With the ever increasing role computers play in everyday lives, people find themselves sitting in front of their computers for longer and longer periods of time. The extreme convenience and connectivity offered by these machines comes at a cost, as many people suffer physical effects, such as dizziness and headaches, after prolonged staring at the computer screen. These ailments typically go away after a few painkillers and some time away from the computer, but may be symptoms of a larger problem.

Cause

The main cause of dizziness while looking at computer monitors involves a condition known as computer eye strain or computer vision syndrome. Sitting in front of a computer for hours at a time means extended periods looking at a screen.

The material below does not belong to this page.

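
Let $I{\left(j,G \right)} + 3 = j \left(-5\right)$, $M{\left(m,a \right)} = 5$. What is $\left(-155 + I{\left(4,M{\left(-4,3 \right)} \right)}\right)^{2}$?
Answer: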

This can affect your vision, and even your health as you sit - often unconsciously - in the same position for long periods of time. Intensely focusing on the computer monitor coupled with being sedentary for long periods may cause dizziness from eye strain and even a feeling of vertigo once you move.

Symptoms

In addition to dizziness, computer vision syndrome causes other symptoms, such as dry eyes and headaches. Intense focus may also cause blurry or double vision, and nausea in some cases. The act of sitting in the same position can also add to your physical ailments, as neck and shoulder aches and tension result from extended periods of bad posture, such as unconsciously hunching forward to see the computer screen clearly.

Solution

If you start to feel dizzy while working on your computer, take a break. Walk away from your desk and do some stretches. Refocus your eyes on something further away for 10-20 seconds, then focus on something close up for another 10-20 seconds. Repeat this 10 times to help exercise your eyes regularly. Blink slowly 10 times every 20 minutes to help moisten your eyes and prevent dryness.

Prevention

To prevent dizziness and the other symptoms associated with computer eye strain, adjust your workstation so that your monitor is well lit. Avoid glare on your monitor, as it can cause you to squint and make your eyes work harder than necessary. Upgrade your CRT (cathode ray tube) monitor to a flat screen LCD (liquid crystal display) monitor, which is easier on the eyes and offers a higher refresh rate to eliminate screen flicker. If the dizziness and other symptoms persist despite prevention methods, speak to your health care professional or seek an eye exam to eliminate a more serious, underlying medical cause.